The answer is- Insulin Resistance, Hormone Imbalance, and genetically inherited.
- Insulin Resistance.
Pancreas produces insulin hormones which help in controlling the amount of sugar in the blood. It helps in the transportation of glucose from the bloodstream into cells, where it is broken to produce energy. Insulin helps to move glucose from the blood into the cells, at the place where it is broken to produce energy.
The term “insulin resistance” refers to the body’s tissues being resistant to insulin’s effects. As a result, the body must produce more insulin to compensate for the loss.
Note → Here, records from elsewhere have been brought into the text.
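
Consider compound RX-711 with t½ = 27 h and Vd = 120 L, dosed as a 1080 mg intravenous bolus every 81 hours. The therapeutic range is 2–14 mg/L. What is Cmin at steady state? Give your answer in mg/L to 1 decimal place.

1.3 mg/L

τ = 81 h = 3 half-lives, so f = (1/2)^3 = 0.125.
At steady state, R = 1/(1 − 0.125) = 8/7.
Single-dose peak C₀ = D/Vd = 1080/120 = 9 mg/L.
Steady-state peak Cmax,ss = C₀·R = 9 × 8/7 ≈ 10.286 mg/L.
Steady-state trough Cmin,ss = Cmax,ss·f ≈ 10.286 × 0.125 ≈ 1.286 mg/L.
Trough 1.3 mg/L vs MEC 2 mg/L: subtherapeutic.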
High insulin levels cause the ovaries to overproduce testosterone, which interferes with the growth of follicles (sacs in the ovaries where eggs grow) and prevents the normal ovulation process.
Insulin resistance could also contribute to weight gain, which can increase PCOS symptoms since excess fat cause the body to produce more insulin.
- Hormone Imbalance
Several women with PCOS have an unequal distribution of certain hormone levels, including:
- Increased levels of prolactin – a hormone that stimulates the production of milk by the breast glands during pregnancy (only in certain women with PCOS).
- Increased levels of testosterone – a hormone that is frequently associated with men despite being produced in small amounts by all women.
- Low levels of SHBG (sex hormone-binding globulin) – a blood protein that binds to testosterone and minimizes its impact.
- Increased levels of luteinizing hormone (LH) – stimulate ovulation but can have unnatural effects on the ovarian follicles if levels are very high.
The exact cause of these hormonal changes is unknown. The changes could also be caused by the system’s insulin resistance.
- Genetically Inherited
Polycystic Ovary Syndrome (PCOS) can run in families in some cases. You are likely to be at a higher risk of getting PCOS if any of your family members, such as your mother, sister, or aunt, do. Therefore, it is beneficial to know your family history when it comes to PCOS.
This suggests that PCOS may have a genetic component, though specific genes linked to the condition have yet to be identified.
What causes Polycystic Ovary Syndrome (PCOS) is still unknown, most experts believe that a combination of genetic and environmental factors, such as diet and lifestyle, may be involved. In addition, certain hormones like insulin and testosterone have been linked to the condition. As such, early diagnosis and treatment of PCOS can help to reduce the severity of the symptoms and mitigate any potential health risks associated with the condition.